People are already giving us Christmas presents: one family brought us a turkey; Keith’s boss’s wife, one afternoon while Keith was at work, loaded his pickup with many bags of groceries.
Lawrence’s birthday is Friday; we got him a clock. It has a different bird painted on the face for each hour; and, on the hour, it tweets that particular bird call--a genuine recording. A sensor turns it off at night.
Saturday Keith spent the day cleaning up our yard--raking, taking out dried flowers, trimming shrubbery, and pruning the trees near the alley. Reckon our persnickety neighbor will like us better now? (Actually, she’s nice enough; it’s just that people who can’t abide the smallest leaf on their lawn shouldn’t live next to us.) One day this fall I spotted my sister out pulling weeds from her flower bed.

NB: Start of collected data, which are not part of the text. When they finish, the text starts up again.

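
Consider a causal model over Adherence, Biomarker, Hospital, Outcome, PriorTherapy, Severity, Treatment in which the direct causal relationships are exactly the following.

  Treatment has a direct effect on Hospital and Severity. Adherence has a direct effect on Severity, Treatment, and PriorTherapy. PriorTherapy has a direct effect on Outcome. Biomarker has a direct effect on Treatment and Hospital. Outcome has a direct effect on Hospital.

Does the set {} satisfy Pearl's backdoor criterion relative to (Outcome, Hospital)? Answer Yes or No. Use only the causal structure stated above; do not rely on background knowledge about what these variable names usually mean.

Backdoor paths from Outcome to Hospital (paths whose first edge points into Outcome):
  P1: Outcome <- PriorTherapy <- Adherence -> Treatment <- Biomarker -> Hospital
  P2: Outcome <- PriorTherapy <- Adherence -> Treatment -> Hospital
  P3: Outcome <- PriorTherapy <- Adherence -> Severity <- Treatment <- Biomarker -> Hospital
  P4: Outcome <- PriorTherapy <- Adherence -> Severity <- Treatment -> Hospital
Condition 1 (no descendant of Outcome in the set): holds — descendants of Outcome are {Hospital}; none are in {}.
Condition 2 (every backdoor path blocked by {}):
  P1: blocked at collider Treatment (neither it nor any descendant is in the conditioning set).
  P2: open — no interior node is in the conditioning set.
  P3: blocked at collider Severity (neither it nor any descendant is in the conditioning set).
  P4: blocked at collider Severity (neither it nor any descendant is in the conditioning set).
{} does not satisfy the backdoor criterion.

No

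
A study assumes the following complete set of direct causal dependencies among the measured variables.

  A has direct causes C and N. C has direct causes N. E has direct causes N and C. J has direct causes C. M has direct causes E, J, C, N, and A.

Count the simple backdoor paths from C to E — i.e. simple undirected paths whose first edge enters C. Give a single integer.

3

A backdoor path from C to E is any simple undirected path whose first edge points into C (i.e. leaves C via a parent).
Parents of C: {N}.
Enumerating:
  P1: C <- N -> A -> M <- E
  P2: C <- N -> E
  P3: C <- N -> M <- E
That exhausts the simple backdoor paths. Count: 3.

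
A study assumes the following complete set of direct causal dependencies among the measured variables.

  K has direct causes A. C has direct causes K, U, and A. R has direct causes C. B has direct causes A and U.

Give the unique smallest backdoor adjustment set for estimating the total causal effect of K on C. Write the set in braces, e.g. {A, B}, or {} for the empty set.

Variables eligible for adjustment (non-descendants of K, excluding K and C): {A, B, U}.
Backdoor paths from K to C:
  P1: K <- A -> C
  P2: K <- A -> B <- U -> C
The empty set is not sufficient: P1 (K <- A -> C) has no collider blocking it and no conditioned non-collider, so it is open.
Try {A}:
  P1: blocked at fork node A ∈ conditioning set.
  P2: blocked at fork node A ∈ conditioning set.
{A} contains no descendant of K and blocks every backdoor path.
No other singleton works — e.g. {U} leaves P1 open — so {A} is the unique smallest valid adjustment set.

{A}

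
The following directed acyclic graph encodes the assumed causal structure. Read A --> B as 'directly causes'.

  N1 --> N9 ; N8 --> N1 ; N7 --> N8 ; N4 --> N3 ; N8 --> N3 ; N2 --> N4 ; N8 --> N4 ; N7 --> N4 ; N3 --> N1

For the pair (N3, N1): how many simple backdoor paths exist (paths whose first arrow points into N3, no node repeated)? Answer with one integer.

A backdoor path from N3 to N1 is any simple undirected path whose first edge points into N3 (i.e. leaves N3 via a parent).
Parents of N3: {N4, N8}.
Enumerating:
  P1: N3 <- N8 -> N1
  P2: N3 <- N4 <- N7 -> N8 -> N1
  P3: N3 <- N4 <- N8 -> N1
That exhausts the simple backdoor paths. Count: 3.

3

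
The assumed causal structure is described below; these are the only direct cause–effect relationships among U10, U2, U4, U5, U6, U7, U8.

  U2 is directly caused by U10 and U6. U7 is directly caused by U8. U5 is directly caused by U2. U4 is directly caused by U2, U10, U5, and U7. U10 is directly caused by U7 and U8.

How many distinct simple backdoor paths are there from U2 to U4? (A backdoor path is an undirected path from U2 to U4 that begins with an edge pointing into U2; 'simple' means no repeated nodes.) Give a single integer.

A backdoor path from U2 to U4 is any simple undirected path whose first edge points into U2 (i.e. leaves U2 via a parent).
Parents of U2: {U10, U6}.
Enumerating:
  P1: U2 <- U10 <- U8 -> U7 -> U4
  P2: U2 <- U10 <- U7 -> U4
  P3: U2 <- U10 -> U4
That exhausts the simple backdoor paths. Count: 3.

3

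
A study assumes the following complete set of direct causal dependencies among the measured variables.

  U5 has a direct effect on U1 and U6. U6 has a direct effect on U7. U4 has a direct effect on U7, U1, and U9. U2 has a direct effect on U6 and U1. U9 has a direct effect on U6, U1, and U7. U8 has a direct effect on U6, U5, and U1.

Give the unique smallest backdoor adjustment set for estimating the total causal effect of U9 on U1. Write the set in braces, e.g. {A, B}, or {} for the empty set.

Variables eligible for adjustment (non-descendants of U9, excluding U9 and U1): {U2, U4, U5, U8}.
Backdoor paths from U9 to U1:
  P1: U9 <- U4 -> U1
  P2: U9 <- U4 -> U7 <- U6 <- U8 -> U5 -> U1
  P3: U9 <- U4 -> U7 <- U6 <- U8 -> U1
  P4: U9 <- U4 -> U7 <- U6 <- U5 <- U8 -> U1
  P5: U9 <- U4 -> U7 <- U6 <- U5 -> U1
  P6: U9 <- U4 -> U7 <- U6 <- U2 -> U1
The empty set is not sufficient: P1 (U9 <- U4 -> U1) has no collider blocking it and no conditioned non-collider, so it is open.
Try {U4}:
  P1: blocked at fork node U4 ∈ conditioning set.
  P2: blocked at fork node U4 ∈ conditioning set.
  P3: blocked at fork node U4 ∈ conditioning set.
  P4: blocked at fork node U4 ∈ conditioning set.
  P5: blocked at fork node U4 ∈ conditioning set.
  P6: blocked at fork node U4 ∈ conditioning set.
{U4} contains no descendant of U9 and blocks every backdoor path.
No other singleton works — e.g. {U8} leaves P1 open — so {U4} is the unique smallest valid adjustment set.

{U4}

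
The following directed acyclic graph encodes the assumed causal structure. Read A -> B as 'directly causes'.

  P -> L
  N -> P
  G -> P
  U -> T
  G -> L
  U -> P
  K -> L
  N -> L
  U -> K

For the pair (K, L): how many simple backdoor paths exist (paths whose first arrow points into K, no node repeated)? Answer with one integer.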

I marched right over there and informed her, “My CountRy magazine says that a good neighbor is one who doesn’t make his yard look better than yours.”
She laughed. And kept right on pulling weeds.
My mother decided Keith needed his Christmas present now; so she gave my brother some money and sent him off to get Keith an insulated pair of Redwing boots, a velour-lined sweat jacket with hood, a Carhart coat, and thick Redwing socks. Even though the temperature Saturday was below 20°, Keith stayed warm all day long.
Dorcas finished the blanket she was crocheting for my nephew’s new baby; enclosed is a picture of it. That blanket represents hours and hours of work. Now she is making ruffled collars for Hester and Lydia for Christmas.
Lawrence and Norma bought our van Friday. Saturday night they came to get it, and to sign some papers, and they brought us a pumpkin pie. MMMmmmm...
Yesterday I stayed home from church with Victoria (and Hannah and Joseph), who has caught that cold we are all getting.
When Caleb came marching in the door after church, he advised me, “We just had Sunday School; we didn’t get to open presents yet.”
When he arrived home from Christmas practice Friday night, he informed Larry, “We just had practice; we didn’t get to open presents yet.”
S’pose I need to lecture the little mercenary on the deeper significance of Christmas?
Our Wal-Mart store is now open for 24 hours a day--until Christmas, that is. This is just dandy--exactly what a late-night oil burner like me needs. Just the other night as I was sewing away, I had the deflating experience of running out of matching thread. And it had to match; the stitching was right on top.
“Aarrgghh!” says me. “Now, why didn’t I get more.....HEY! Wal-Mart’s open!”
So I dashed off and replenished several of my sewing supplies.
Saturday afternoon Nebraska played Texas A&M in the Astrodome at Houston. We won 54-15. Along about halfway through the game, the Nebraska fans started throwing oranges down onto the field every time the Huskers made another touchdown--because they’ll be going to the Orange Bowl, having won every game they played.
And now I’d better get back to my sewing machine.